Atividade nos EUA e balança doméstica norteiam negócios

SÃO PAULO, 1 de abril de 2008 - O mês de abril deve ter novos episódios de volatilidade, com os investidores atentos aos desdobramentos da crise global de crédito e a possibilidade de recessão nos EUA e seus impactos nas demais economias. E os dados de atividade americana que serão divulgados daqui a pouco podem ajudar o mercado a traçar uma rota para a maior economia mundial.

A Concórdia corretora prevê que o índice de atividade industrial do Instituto para Gestão de Oferta deve continuar apontando retração, com o ISM de março abaixo de 50 pontos (a média das previsões é de 47,5 pontos). O mesmo se espera para os gastos com construção em fevereiro, com previsão de queda de 1% no mês. "Se os números vieram mais fracos devem mexer com os nervos do mercado, trazendo à tona o medo da recessão", comentou um operador.

Outra variável que deve influir no câmbio é o resultado da balança comercial.
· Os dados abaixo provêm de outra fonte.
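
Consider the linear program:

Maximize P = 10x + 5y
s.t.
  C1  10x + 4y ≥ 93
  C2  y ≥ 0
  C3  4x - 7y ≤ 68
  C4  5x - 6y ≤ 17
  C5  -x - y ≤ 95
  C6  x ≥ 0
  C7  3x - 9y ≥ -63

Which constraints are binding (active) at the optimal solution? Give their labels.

C4 and C7

Feasible corners and P = 10x + 5y:
  (313/40, 59/16) → P = 1547/16
  (195/34, 303/34) → P = 3465/34
  (59/3, 122/9) → P = 2380/9

The maximum is at (59/3, 122/9). Substituting into each constraint, equality holds for C4 and C7; the remaining constraints have slack.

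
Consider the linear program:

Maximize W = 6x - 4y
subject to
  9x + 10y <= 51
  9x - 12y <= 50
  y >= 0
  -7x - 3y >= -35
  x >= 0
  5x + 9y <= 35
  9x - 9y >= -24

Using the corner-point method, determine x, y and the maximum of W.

x = 5, y = 0, maximum W = 30

The binding constraints are y = 0 and -7x - 3y = -35.
Solving simultaneously gives x = 5, y = 0.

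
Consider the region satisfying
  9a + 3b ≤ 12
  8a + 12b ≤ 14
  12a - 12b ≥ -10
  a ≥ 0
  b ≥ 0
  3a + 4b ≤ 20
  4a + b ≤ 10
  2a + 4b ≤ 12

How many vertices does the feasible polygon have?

Intersecting each pair of boundary lines and keeping only the points that satisfy every inequality leaves:
  (17/14, 5/14)
  (4/3, 0)
  (1/5, 31/30)
  (0, 5/6)
  (0, 0)

5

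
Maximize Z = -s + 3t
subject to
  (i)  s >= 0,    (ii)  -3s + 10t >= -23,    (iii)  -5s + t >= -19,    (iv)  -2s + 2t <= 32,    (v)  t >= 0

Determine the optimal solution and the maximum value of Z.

Feasible corners and Z = -s + 3t:
  (0, 16) → Z = 48
  (0, 0) → Z = 0
  (35/4, 99/4) → Z = 131/2
  (19/5, 0) → Z = -19/5

The optimum lies where -5s + t = -19 and -2s + 2t = 32.
Solving simultaneously gives s = 35/4, t = 99/4.

s = 35/4, t = 99/4, maximum Z = 131/2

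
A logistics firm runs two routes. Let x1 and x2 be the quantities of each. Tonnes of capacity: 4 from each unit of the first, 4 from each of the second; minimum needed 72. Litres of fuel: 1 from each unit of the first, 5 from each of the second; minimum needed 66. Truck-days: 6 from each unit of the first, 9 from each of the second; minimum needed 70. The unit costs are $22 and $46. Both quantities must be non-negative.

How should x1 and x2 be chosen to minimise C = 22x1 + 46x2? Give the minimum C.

x1 = 6, x2 = 12, minimum C = 684

Extreme points and C = 22x1 + 46x2:
  (0, 18) → C = 828
  (66, 0) → C = 1452
  (6, 12) → C = 684
The feasible region is unbounded (it extends along (0, 1), (1, 0)), but C strictly increases along every unbounded feasible direction, so there is no improving ray and the minimum is attained at a vertex.

The optimum lies where 4x1 + 4x2 = 72 and x1 + 5x2 = 66.
Solving simultaneously gives x1 = 6, x2 = 12.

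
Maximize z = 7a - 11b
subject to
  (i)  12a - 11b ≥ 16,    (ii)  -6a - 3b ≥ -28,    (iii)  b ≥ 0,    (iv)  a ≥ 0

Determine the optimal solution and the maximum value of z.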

O saldo deve confirmar a desaceleração do superávit, com o aquecimento da demanda doméstica, que provoca mais importações, e com a valorização do real, que desestimula as exportações. A mediana das previsões aponta superávit de US$ 830 milhões. O economista-chefe da Uptrade consultoria, Jason Vieira, projeta saldo de US$ 710 milhões - volume 70% inferior ao resultado de 2007. A Concórdia também não descarta saldo abaixo de US$ 1 bilhão.

Instantes atrás, o dólar comercial mantinha-se estável, cotado a R$ 1,751 na compra e R$ 1,753 na venda.